ANSWER: First, I must give props to the questioner for adding that detail about the patients fanning themselves with lab orders. So specific, so vivid, the writer should have been a journalist. Not just cooling themselves but using lab orders to do so. Reminds me of my good friend Rick Bragg, a former New York Times reporter, who wrote about a religious woman whose Bible was so well used Corinthians was falling out. Beautiful stuff.
Anyway, to the question, Brian Bell, Tuolumne County principal plans examiner, said, “It is a double standard.”
Public buildings have different energy conservation regulations simply because there are fewer commercial buildings than residences, therefore residences use more electricity overall.

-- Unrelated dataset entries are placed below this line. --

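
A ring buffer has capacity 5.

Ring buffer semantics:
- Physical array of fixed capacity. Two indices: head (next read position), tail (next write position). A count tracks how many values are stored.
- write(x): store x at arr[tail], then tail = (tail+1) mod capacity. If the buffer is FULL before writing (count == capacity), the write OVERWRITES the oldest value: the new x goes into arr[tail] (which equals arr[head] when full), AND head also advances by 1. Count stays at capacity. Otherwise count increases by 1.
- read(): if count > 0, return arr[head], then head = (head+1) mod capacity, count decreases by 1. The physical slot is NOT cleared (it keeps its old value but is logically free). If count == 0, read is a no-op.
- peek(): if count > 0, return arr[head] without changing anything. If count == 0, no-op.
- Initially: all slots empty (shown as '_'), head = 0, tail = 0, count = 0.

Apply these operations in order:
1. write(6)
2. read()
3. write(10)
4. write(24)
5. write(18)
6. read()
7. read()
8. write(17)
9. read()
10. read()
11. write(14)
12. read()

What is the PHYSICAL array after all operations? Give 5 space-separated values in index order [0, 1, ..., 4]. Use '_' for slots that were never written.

After op 1 (write(6)): arr=[6 _ _ _ _] head=0 tail=1 count=1
After op 2 (read()): arr=[6 _ _ _ _] head=1 tail=1 count=0
After op 3 (write(10)): arr=[6 10 _ _ _] head=1 tail=2 count=1
After op 4 (write(24)): arr=[6 10 24 _ _] head=1 tail=3 count=2
After op 5 (write(18)): arr=[6 10 24 18 _] head=1 tail=4 count=3
After op 6 (read()): arr=[6 10 24 18 _] head=2 tail=4 count=2
After op 7 (read()): arr=[6 10 24 18 _] head=3 tail=4 count=1
After op 8 (write(17)): arr=[6 10 24 18 17] head=3 tail=0 count=2
After op 9 (read()): arr=[6 10 24 18 17] head=4 tail=0 count=1
After op 10 (read()): arr=[6 10 24 18 17] head=0 tail=0 count=0
After op 11 (write(14)): arr=[14 10 24 18 17] head=0 tail=1 count=1
After op 12 (read()): arr=[14 10 24 18 17] head=1 tail=1 count=0

Answer: 14 10 24 18 17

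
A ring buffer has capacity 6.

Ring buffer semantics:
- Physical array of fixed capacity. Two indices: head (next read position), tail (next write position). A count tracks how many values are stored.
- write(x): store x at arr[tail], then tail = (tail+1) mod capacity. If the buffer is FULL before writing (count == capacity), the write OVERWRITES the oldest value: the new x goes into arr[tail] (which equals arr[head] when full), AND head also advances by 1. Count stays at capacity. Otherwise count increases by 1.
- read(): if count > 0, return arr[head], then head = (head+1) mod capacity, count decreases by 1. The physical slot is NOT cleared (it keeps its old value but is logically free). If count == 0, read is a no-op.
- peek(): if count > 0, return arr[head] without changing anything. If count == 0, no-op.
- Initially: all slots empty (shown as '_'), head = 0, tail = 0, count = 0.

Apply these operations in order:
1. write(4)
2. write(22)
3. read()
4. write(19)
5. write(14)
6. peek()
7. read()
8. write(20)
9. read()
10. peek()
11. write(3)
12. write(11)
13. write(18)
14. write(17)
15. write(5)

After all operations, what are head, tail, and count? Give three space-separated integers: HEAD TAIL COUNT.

After op 1 (write(4)): arr=[4 _ _ _ _ _] head=0 tail=1 count=1
After op 2 (write(22)): arr=[4 22 _ _ _ _] head=0 tail=2 count=2
After op 3 (read()): arr=[4 22 _ _ _ _] head=1 tail=2 count=1
After op 4 (write(19)): arr=[4 22 19 _ _ _] head=1 tail=3 count=2
After op 5 (write(14)): arr=[4 22 19 14 _ _] head=1 tail=4 count=3
After op 6 (peek()): arr=[4 22 19 14 _ _] head=1 tail=4 count=3
After op 7 (read()): arr=[4 22 19 14 _ _] head=2 tail=4 count=2
After op 8 (write(20)): arr=[4 22 19 14 20 _] head=2 tail=5 count=3
After op 9 (read()): arr=[4 22 19 14 20 _] head=3 tail=5 count=2
After op 10 (peek()): arr=[4 22 19 14 20 _] head=3 tail=5 count=2
After op 11 (write(3)): arr=[4 22 19 14 20 3] head=3 tail=0 count=3
After op 12 (write(11)): arr=[11 22 19 14 20 3] head=3 tail=1 count=4
After op 13 (write(18)): arr=[11 18 19 14 20 3] head=3 tail=2 count=5
After op 14 (write(17)): arr=[11 18 17 14 20 3] head=3 tail=3 count=6
After op 15 (write(5)): arr=[11 18 17 5 20 3] head=4 tail=4 count=6

Answer: 4 4 6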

As far as the expensive wildland windows go, the point is to slow down conflagration with the glass, not necessarily the frame, which is vinyl. The state requires new homes in the wildland urban interface area — which includes us — have tempered windows so they won’t shatter, much like a car windshield. Those windows better withstand assault from sparks and embers.
The other choice according to state rules is to install a window that can withstand fire for 20 minutes. This relates to new construction.
If a window shatters in a home built with wildland windows, the same type of window must be put back in, Bell said.
Tuolumne County enforces these state rules.
Another code regulates the type of windows used in manufactured homes, and this code is enforced by the state. It requires all manufactured homes to have wildland windows.